Oggi affronterò un tema molto delicato cercando di fare chiarezza li dove forse neanche molte sedi Inps sono in grado di dare informazioni precise e chiare. Mi riferisco alla possibile compatibilità tra indennità di disoccupazione e partita iva. Ho già affrontato in un precedente articolo un tema analogo e cioè la possibile compatibilità tra indennità di mobilità e partita iva.

Disoccupazione e partita iva possono coesistere?

disoccupazione-e-partita-ivaTornando all’argomento dell’articolo che intendo affrontare è importante citare la circolare Inps n. 142 del 18.12.2012.
Infatti, la circolare in questione al punto 2.8.c chiarisce quando e come è possibile mantenere l’indennità di disoccupazione e aprire la partita iva.

Prendiamo per esempio il caso di un lavoratore dipendente che viene licenziato e che possiede la partita iva per svolgere un secondo lavoro.
Cosa fondamentale è che il lavoratore comunichi all’inps di svolgere un attività autonoma. Entro 30 giorni infatti il lavoratore deve comunicare il reddito presunto. La stessa circolare, al punto 2.9.c, menziona tra i possibili motivi di decadenza proprio la mancata preventiva comunicazione all’inps. La comunicazione deve essere presentata ogni anno entro il 31 gennaio.

Il diritto alla disoccupazione si ha solo qualora il reddito derivante dall’attività autonoma sia inferiore al limite utile ai fini della conservazione dello stato di disoccupazione.
Tale limite di reddito è oggi fissato in 4.800 euro annui. Quindi se il reddito prodotto è superiore a tale limite non si ha diritto all’indennità. Diversamente si ha diritto all’assegno di disoccupazione.
La procedura prevede inizialmente la riduzione dell’indennità per un importo pari all’80% del reddito previsto. Successivamente il lavoratore dovrà documentare tramite la dichiarazione dei redditi di aver prodotto un reddito inferiore al limite stabilito. Questo permettere all’ente di effettuare il conguaglio.

Quello che ti consiglio è di seguire alla lettera le indicazioni fornite dall’INPS; in questi casi è molto semplice perdere il diritto all’indennità a causa di un errore formale. Se non sei sicuro di quello che stai facendo rivolgiti sempre ad un professionista.

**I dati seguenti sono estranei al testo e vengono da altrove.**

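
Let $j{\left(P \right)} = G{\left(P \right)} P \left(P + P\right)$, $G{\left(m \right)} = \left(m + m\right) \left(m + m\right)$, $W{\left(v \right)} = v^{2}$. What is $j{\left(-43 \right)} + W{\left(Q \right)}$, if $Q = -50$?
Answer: $27352908$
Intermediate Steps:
$G{\left(m \right)} = 4 m^{2}$ ($G{\left(m \right)} = 2 m 2 m = 4 m^{2}$)
$j{\left(P \right)} = 8 P^{4}$ ($j{\left(P \right)} = 4 P^{2} P \left(P + P\right) = 4 P^{2} P 2 P = 4 P^{2} \cdot 2 P^{2} = 8 P^{4}$)
$j{\left(-43 \right)} + W{\left(Q \right)} = 8 \left(-43\right)^{4} + \left(-50\right)^{2} = 8 \cdot 3418801 + 2500 = 27350408 + 2500 = 27352908$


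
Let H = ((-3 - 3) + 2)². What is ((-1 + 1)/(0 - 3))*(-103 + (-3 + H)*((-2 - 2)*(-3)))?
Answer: 0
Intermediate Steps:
H = 16 (H = (-6 + 2)² = (-4)² = 16)
((-1 + 1)/(0 - 3))*(-103 + (-3 + H)*((-2 - 2)*(-3))) = ((-1 + 1)/(0 - 3))*(-103 + (-3 + 16)*((-2 - 2)*(-3))) = (0/(-3))*(-103 + 13*(-4*(-3))) = (0*(-⅓))*(-103 + 13*12) = 0*(-103 + 156) = 0*53 = 0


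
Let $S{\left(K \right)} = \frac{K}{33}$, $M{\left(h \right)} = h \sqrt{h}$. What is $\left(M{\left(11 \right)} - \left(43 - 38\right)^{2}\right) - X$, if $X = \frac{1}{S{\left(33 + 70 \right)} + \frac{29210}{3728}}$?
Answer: $- \frac{16910437}{673957} + 11 \sqrt{11} \approx 11.392$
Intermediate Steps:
$M{\left(h \right)} = h^{\frac{3}{2}}$
$S{\left(K \right)} = \frac{K}{33}$ ($S{\left(K \right)} = K \frac{1}{33} = \frac{K}{33}$)
$X = \frac{61512}{673957}$ ($X = \frac{1}{\frac{33 + 70}{33} + \frac{29210}{3728}} = \frac{1}{\frac{1}{33} \cdot 103 + 29210 \cdot \frac{1}{3728}} = \frac{1}{\frac{103}{33} + \frac{14605}{1864}} = \frac{1}{\frac{673957}{61512}} = \frac{61512}{673957} \approx 0.09127$)
$\left(M{\left(11 \right)} - \left(43 - 38\right)^{2}\right) - X = \left(11^{\frac{3}{2}} - \left(43 - 38\right)^{2}\right) - \frac{61512}{673957} = \left(11 \sqrt{11} - 5^{2}\right) - \frac{61512}{673957} = \left(11 \sqrt{11} - 25\right) - \frac{61512}{673957} = \left(-25 + 11 \sqrt{11}\right) - \frac{61512}{673957} = - \frac{16910437}{673957} + 11 \sqrt{11}$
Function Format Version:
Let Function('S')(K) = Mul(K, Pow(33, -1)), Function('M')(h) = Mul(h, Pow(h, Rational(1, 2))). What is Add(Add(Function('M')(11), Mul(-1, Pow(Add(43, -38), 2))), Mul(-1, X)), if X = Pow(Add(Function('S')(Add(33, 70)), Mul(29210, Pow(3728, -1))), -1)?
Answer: Add(Rational(-16910437, 673957), Mul(11, Pow(11, Rational(1, 2)))) ≈ 11.392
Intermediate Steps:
Function('M')(h) = Pow(h, Rational(3, 2))
Function('S')(K) = Mul(Rational(1, 33), K) (Function('S')(K) = Mul(K, Rational(1, 33)) = Mul(Rational(1, 33), K))
X = Rational(61512, 673957) (X = Pow(Add(Mul(Rational(1, 33), Add(33, 70)), Mul(29210, Pow(3728, -1))), -1) = Pow(Add(Mul(Rational(1, 33), 103), Mul(29210, Rational(1, 3728))), -1) = Pow(Add(Rational(103, 33), Rational(14605, 1864)), -1) = Pow(Rational(673957, 61512), -1) = Rational(61512, 673957) ≈ 0.091270)
Add(Add(Function('M')(11), Mul(-1, Pow(Add(43, -38), 2))), Mul(-1, X)) = Add(Add(Pow(11, Rational(3, 2)), Mul(-1, Pow(Add(43, -38), 2))), Mul(-1, Rational(61512, 673957))) = Add(Add(Mul(11, Pow(11, Rational(1, 2))), Mul(-1, Pow(5, 2))), Rational(-61512, 673957)) = Add(Add(Mul(11, Pow(11, Rational(1, 2))), Mul(-1, 25)), Rational(-61512, 673957)) = Add(Add(Mul(11, Pow(11, Rational(1, 2))), -25), Rational(-61512, 673957)) = Add(Add(-25, Mul(11, Pow(11, Rational(1, 2)))), Rational(-61512, 673957)) = Add(Rational(-16910437, 673957), Mul(11, Pow(11, Rational(1, 2))))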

Disoccupazione anticipata per avviare un’attività

Esistono dei casi in cui puoi chiedere l’erogazione anticipata e in un’unica soluzione dell’indennità di disoccupazione (NASpI). Ciò è possibile quando:
1. devi avviare un’attività lavorativa autonoma;
2. aprire un’impresa individuale;
3. sottoscrivere una quota di capitale sociale di una cooperativa;
L’obiettivo è quello di incentivare l’avvio di nuove attività; ciò prende il nome di incentivo all’autoimprenditorialità NASpI.

Se vuoi avviare una nuova attività e chiedere la liquidazione anticipata dell’indennità di disoccupazione devi presentare domanda all’Inps in via telematica entro 30 giorni dalla data di inizio dell’attività.
Una volta ottenuto il beneficio devi stare attento a non farti assumere nel periodo per cui è riconosciuta la liquidazione anticipata della NASpI, altrimenti devi restituire per intero l’anticipazione ottenuta, salvo il caso in cui il rapporto di lavoro subordinato sia instaurato con la cooperativa della quale ha sottoscritto una quota di capitale sociale.